I think the issue here is that many of us don't care about persisting our recoil state. For that use case there's really no need for us as users to think about these unique IDs, they're just boilerplate + a footgun.

hi, im using recoil lib custom compiled for react native with some helper:

import 'react-native-get-random-values'
import { v4 as uuidv4 } from 'uuid'
import * as recoil from './original'

const { atom: recoilAtom, ...rest } = recoil

function atom(defaultValue) {
  const uuid = uuidv4()
  return recoilAtom({
    key: uuid,
    default: defaultValue
  })
}

module.exports = {
  atom,
  ...rest
}

two weeks, working fine
atoms created only on start of application and not re-initialized during app lifetime

dont understand from where 'memory-leak' can be... if not create them inside dynamic functions... but then we cannot import them...

This way may cause some problems such as cache, when you refresh page, will uuid change?

https://github.com/facebookexperimental/Recoil/issues/378#issuecomment-751221106

This way may cause some problems such as cache, when you refresh page, will uuid change?

Still, this is an issue only if the state persists through page reloads. I'd argue that most people are not interested in this scenario (based on the situation in other state libs, i.e. redux which has 4.4kk weekly downloads vs redux-persist with 400k – around 10% of the users being interested in persistence).

https://github.com/facebookexperimental/Recoil/issues/378#issuecomment-648314856

it enables scenarios such as debugging for dev tools, and stable persistence.

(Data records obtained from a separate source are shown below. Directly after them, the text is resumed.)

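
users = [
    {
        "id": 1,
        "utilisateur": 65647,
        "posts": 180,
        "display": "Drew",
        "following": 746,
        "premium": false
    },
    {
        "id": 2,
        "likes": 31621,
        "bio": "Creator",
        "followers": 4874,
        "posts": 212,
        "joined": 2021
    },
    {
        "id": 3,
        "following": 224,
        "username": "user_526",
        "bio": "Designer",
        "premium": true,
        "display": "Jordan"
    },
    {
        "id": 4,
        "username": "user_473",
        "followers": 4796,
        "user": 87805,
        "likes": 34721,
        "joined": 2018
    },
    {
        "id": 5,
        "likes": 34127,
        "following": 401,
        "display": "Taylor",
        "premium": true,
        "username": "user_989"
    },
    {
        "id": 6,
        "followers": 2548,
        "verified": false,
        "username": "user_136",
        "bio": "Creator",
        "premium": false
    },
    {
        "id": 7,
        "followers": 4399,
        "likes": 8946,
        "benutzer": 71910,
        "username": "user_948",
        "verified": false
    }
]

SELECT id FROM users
[1, 2, 3, 4, 5, 6, 7]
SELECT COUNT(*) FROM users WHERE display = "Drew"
1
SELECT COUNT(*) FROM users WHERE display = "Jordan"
1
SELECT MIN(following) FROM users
224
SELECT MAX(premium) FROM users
True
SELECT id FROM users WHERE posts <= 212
[1, 2]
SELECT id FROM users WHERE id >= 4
[4, 5, 6, 7]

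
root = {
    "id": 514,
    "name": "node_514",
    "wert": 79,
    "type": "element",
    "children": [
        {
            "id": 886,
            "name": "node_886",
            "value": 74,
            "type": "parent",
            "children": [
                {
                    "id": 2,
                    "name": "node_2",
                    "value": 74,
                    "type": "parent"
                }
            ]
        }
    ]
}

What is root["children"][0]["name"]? "node_886"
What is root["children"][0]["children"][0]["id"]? 2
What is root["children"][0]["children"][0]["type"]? "parent"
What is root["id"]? 514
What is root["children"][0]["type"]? "parent"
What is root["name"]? "node_514"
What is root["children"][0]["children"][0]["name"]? "node_2"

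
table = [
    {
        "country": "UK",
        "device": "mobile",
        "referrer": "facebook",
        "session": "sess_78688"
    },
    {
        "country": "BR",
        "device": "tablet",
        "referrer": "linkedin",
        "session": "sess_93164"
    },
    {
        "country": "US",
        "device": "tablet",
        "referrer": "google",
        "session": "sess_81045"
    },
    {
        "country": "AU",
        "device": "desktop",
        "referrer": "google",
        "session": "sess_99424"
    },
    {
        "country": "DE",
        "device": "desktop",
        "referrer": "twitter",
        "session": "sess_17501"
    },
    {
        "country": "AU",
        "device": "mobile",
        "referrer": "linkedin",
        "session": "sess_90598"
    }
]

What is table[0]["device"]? "mobile"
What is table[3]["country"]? "AU"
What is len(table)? 6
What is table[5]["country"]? "AU"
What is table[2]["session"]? "sess_81045"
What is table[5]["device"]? "mobile"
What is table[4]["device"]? "desktop"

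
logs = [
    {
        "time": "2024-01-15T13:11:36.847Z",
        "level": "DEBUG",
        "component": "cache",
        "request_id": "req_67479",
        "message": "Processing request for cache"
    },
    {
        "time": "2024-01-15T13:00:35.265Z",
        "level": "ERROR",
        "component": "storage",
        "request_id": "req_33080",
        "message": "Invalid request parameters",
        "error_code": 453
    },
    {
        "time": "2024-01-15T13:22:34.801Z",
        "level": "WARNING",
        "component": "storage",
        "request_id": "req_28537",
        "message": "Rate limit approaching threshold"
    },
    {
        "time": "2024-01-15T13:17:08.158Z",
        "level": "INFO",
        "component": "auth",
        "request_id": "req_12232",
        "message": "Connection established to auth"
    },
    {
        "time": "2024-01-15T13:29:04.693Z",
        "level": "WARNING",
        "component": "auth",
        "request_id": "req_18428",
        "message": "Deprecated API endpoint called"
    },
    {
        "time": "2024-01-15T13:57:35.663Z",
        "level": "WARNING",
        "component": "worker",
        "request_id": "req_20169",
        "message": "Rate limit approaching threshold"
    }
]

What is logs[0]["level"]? "DEBUG"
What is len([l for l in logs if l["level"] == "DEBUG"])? 1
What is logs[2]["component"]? "storage"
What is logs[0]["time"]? "2024-01-15T13:11:36.847Z"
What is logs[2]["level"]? "WARNING"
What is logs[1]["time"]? "2024-01-15T13:00:35.265Z"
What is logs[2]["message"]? "Rate limit approaching threshold"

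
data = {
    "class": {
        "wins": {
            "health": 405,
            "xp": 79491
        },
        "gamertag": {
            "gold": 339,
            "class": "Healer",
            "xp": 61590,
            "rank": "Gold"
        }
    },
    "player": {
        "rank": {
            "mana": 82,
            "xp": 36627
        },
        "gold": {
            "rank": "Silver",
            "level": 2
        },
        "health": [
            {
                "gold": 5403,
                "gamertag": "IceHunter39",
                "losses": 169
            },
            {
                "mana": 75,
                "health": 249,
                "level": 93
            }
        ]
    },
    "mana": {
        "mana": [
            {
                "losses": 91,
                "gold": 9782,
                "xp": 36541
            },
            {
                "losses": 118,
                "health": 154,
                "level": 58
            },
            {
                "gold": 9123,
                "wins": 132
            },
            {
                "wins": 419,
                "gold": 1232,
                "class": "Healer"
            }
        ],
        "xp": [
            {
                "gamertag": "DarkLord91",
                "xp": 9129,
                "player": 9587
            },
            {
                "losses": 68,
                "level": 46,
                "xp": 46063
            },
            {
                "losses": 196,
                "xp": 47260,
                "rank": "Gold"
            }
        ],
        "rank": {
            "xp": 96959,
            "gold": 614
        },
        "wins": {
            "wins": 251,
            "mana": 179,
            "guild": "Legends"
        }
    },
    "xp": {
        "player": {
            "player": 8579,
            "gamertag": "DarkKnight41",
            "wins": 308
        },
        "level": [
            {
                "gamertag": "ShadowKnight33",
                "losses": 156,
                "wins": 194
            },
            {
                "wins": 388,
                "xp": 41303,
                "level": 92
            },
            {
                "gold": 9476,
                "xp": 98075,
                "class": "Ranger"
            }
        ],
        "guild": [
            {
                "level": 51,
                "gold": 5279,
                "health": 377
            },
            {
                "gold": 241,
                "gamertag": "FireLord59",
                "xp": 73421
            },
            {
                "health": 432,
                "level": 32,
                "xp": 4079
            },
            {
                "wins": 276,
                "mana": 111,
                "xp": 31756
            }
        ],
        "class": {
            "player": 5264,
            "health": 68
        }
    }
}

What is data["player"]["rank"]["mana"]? 82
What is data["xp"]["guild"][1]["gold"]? 241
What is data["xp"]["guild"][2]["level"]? 32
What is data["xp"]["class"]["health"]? 68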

Those seem like opt-in features – if Recoil doesn't use those keys for anything internally then I don't see a reason to generate them at all (even automatically by Recoil itself) if the user doesn't explicitly ask for it 🤔 (i.e. by passing in a debug flag to Recoil, which would cause it to generate keys on its own if one hasn't been defined by the user).

For persistence it seems like there is no other option than to force the user to define the keys (to avoid the aforementioned problem of uuids changing between reloads).